In the first instance, we would advise the GP to consider seeking a second opinion from a colleague as to whether this man is showing signs of mental illness. They could also think about contacting an approved mental health professional to ask for their views on using the Mental Health Act to detain the man for assessment.

However, if even after a second opinion, it’s he is still assessed as not having a mental disorder and having mental capacity, it is ultimately up to him to decide whether he wants to engage with support. You could tell him and his sister that if he changes his mind about needing help, they could get in touch with Rethink Mental Illness for more information about the kinds of services available and whether there are any local peer support groups in the area. Talking to others who have been through mental illness can sometimes help people to open up about symptoms that otherwise can be difficult to talk about.

The GP could also signpost him to the Samaritans, if he’d like to speak to someone about how he’s feeling.

In terms of more general advice for the practice, we would recommend they do the free training at www.ttcprimarycare.co.uk or book a face to face training session.

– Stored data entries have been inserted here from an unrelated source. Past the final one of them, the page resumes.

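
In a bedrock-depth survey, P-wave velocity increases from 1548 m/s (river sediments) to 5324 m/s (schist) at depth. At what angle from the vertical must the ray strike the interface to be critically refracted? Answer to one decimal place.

Critical incidence: sin θ_c = V₁/V₂ = 1548/5324 = 0.2908.
θ_c = arcsin 0.2908 = 16.90°.

16.9°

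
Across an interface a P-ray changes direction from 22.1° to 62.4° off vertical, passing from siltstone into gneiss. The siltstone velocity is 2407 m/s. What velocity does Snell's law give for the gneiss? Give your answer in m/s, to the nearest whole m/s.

sin 22.1° = 0.3762; sin 62.4° = 0.8862.
V₂ = V₁·(sin θ₂/sin θ₁) = 2407·(0.8862/0.3762) = 5669.74 m/s.

5670 m/s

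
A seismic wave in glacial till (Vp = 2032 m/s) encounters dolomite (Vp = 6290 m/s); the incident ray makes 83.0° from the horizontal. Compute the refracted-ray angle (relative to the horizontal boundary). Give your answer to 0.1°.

67.8°

Angle from the normal: 90° − 83.0° = 7.0°.
sin θ₁/V₁ = sin θ₂/V₂ ⇒ sin θ₂ = 6290·sin 7.0°/2032 = 6290·0.1219/2032 = 0.3772.
θ₂ = sin⁻¹(0.3772) = 22.16° (from vertical).
From the interface: 90° − 22.16° = 67.84°.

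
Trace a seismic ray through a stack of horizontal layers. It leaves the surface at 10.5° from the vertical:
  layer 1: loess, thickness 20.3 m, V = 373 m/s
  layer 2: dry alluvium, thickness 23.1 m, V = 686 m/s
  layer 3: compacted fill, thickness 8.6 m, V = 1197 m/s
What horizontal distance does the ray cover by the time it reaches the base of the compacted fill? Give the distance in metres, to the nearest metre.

Apply Snell's law at each interface; in layer i the horizontal offset is hᵢ·tan θᵢ.
Layer 1: θ = 10.50°; offset = 20.3·tan 10.50° = 3.762 m.
Layer 2: sin θ = 686·sin 10.5°/373 = 0.3352, θ = 19.58°; offset = 23.1·tan 19.58° = 8.217 m.
Layer 3: sin θ = 1197·sin 10.5°/373 = 0.5848, θ = 35.79°; offset = 8.6·tan 35.79° = 6.200 m.
Σ offsets = 18.180 m.

18 m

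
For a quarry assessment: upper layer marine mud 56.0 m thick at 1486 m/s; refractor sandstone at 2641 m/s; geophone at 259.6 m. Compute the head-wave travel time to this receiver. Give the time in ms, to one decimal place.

160.6 ms

t = x/V₂ + 2h·√(V₂²−V₁²)/(V₁V₂).
√(V₂²−V₁²) = √(2641²−1486²) = 2183.3 m/s; delay term = 2·56.0·2183.3/(1486·2641) = 0.06231 s.
t = 259.6/2641 + 0.06231 = 0.16060 s.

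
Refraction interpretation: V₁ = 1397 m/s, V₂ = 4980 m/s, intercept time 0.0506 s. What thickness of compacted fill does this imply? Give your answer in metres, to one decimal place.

36.8 m

θ_c = arcsin(1397/4980) = 16.29°; cos θ_c = 0.9598.
tᵢ = 2h cos θ_c/V₁ ⇒ h = tᵢ·V₁/(2 cos θ_c) = 0.0506·1397/(2·0.9598) = 36.82 m.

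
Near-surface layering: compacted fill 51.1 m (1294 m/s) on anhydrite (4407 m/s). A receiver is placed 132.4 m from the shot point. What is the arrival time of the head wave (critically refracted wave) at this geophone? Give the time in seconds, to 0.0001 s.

0.1055 s

t = x/V₂ + 2h·√(V₂²−V₁²)/(V₁V₂).
√(V₂²−V₁²) = √(4407²−1294²) = 4212.7 m/s; delay term = 2·51.1·4212.7/(1294·4407) = 0.07550 s.
t = 132.4/4407 + 0.07550 = 0.10554 s.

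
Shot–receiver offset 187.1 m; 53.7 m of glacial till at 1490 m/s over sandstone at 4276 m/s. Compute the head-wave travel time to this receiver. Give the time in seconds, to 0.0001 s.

t = x/V₂ + 2h·√(V₂²−V₁²)/(V₁V₂).
√(V₂²−V₁²) = √(4276²−1490²) = 4008.0 m/s; delay term = 2·53.7·4008.0/(1490·4276) = 0.06756 s.
t = 187.1/4276 + 0.06756 = 0.11132 s.

0.1113 s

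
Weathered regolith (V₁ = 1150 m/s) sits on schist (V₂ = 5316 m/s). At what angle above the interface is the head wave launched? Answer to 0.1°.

Critical incidence: sin θ_c = V₁/V₂ = 1150/5316 = 0.2163.
θ_c = arcsin 0.2163 = 12.49°.
Measured from the interface: 90° − 12.49° = 77.51°.

77.5°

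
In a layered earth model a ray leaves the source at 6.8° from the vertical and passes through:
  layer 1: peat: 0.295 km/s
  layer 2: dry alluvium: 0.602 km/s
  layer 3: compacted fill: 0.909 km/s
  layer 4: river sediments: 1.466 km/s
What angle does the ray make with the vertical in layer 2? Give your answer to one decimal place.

14.0°

Snell's law across each interface conserves sin θ / V, so sin θ_2 = V_2·sin θ₁/V₁.
sin θ_2 = 0.602 × sin 6.8° / 0.295 = 0.2416.
θ_2 = arcsin 0.2416 = 13.98°.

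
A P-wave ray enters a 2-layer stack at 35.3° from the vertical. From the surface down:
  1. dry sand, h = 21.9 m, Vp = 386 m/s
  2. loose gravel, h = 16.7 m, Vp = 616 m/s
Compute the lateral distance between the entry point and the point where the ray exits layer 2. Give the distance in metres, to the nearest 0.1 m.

55.3 m

Apply Snell's law at each interface; in layer i the horizontal offset is hᵢ·tan θᵢ.
Layer 1: θ = 35.30°; offset = 21.9·tan 35.30° = 15.506 m.
Layer 2: sin θ = 616·sin 35.3°/386 = 0.9222, θ = 67.25°; offset = 16.7·tan 67.25° = 39.818 m.
Summing the layer offsets gives 55.324 m.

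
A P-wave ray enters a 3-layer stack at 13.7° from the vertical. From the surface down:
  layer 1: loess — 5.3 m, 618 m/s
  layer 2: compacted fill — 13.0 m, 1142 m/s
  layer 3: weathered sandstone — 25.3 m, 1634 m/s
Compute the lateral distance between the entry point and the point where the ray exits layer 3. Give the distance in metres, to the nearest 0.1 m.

Apply Snell's law at each interface; in layer i the horizontal offset is hᵢ·tan θᵢ.
Layer 1: θ = 13.70°; offset = 5.3·tan 13.70° = 1.292 m.
Layer 2: sin θ = 1142·sin 13.7°/618 = 0.4377, θ = 25.95°; offset = 13.0·tan 25.95° = 6.328 m.
Layer 3: sin θ = 1634·sin 13.7°/618 = 0.6262, θ = 38.77°; offset = 25.3·tan 38.77° = 20.320 m.
Summing the layer offsets gives 27.940 m.

27.9 m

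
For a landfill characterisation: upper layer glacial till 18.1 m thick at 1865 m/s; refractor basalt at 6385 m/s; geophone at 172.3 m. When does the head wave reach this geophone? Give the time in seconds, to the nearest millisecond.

t = x/V₂ + 2h·√(V₂²−V₁²)/(V₁V₂).
√(V₂²−V₁²) = √(6385²−1865²) = 6106.6 m/s; delay term = 2·18.1·6106.6/(1865·6385) = 0.01856 s.
t = 172.3/6385 + 0.01856 = 0.04555 s.

0.046 s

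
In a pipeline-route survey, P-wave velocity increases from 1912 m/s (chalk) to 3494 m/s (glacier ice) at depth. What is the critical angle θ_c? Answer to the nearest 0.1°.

Critical incidence: sin θ_c = V₁/V₂ = 1912/3494 = 0.5472.
θ_c = arcsin 0.5472 = 33.18°.

33.2°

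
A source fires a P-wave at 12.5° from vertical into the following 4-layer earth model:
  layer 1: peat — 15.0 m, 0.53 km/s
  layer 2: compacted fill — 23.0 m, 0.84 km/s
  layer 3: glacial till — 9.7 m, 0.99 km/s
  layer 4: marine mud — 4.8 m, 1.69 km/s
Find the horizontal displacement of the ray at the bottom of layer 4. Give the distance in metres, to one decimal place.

p = sin θ₁/V₁ = sin 12.5°/0.53 = 4.0838e-01 s/km is conserved through the stack.
Layer 1: θ = 12.50°; offset = 15.0·tan 12.50° = 3.325 m.
Layer 2: sin θ = p·0.84 = 0.3430 → θ = 20.06°; offset = 23.0·tan 20.06° = 8.400 m.
Layer 3: sin θ = p·0.99 = 0.4043 → θ = 23.85°; offset = 9.7·tan 23.85° = 4.288 m.
Layer 4: sin θ = p·1.69 = 0.6902 → θ = 43.64°; offset = 4.8·tan 43.64° = 4.578 m.
Total horizontal offset = 20.590 m.

20.6 m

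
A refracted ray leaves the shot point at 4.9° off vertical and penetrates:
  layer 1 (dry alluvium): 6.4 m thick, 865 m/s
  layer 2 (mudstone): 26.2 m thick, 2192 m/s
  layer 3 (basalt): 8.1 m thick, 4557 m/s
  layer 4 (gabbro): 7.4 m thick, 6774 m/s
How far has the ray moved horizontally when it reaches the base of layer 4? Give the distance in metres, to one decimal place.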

The GP might also want to consider whether the practice could benefit from bringing in mental health experts to work in the practice long-term – in Leicestershire, we have worked with 84 GP practices to provide more specialist support. GPs in these practices say the service has improved QOF scores as well as meeting patient needs and avoided CMHT referrals.

In the longer term, the sister may well need support too. The GP might want to suggest she gets in touch with our Siblings Network, which provides advice, information and support both online and through a network of support groups, for the brothers and sisters of people with a mental health problems.

Jane Harris is the associate director at Rethink Mental Illness.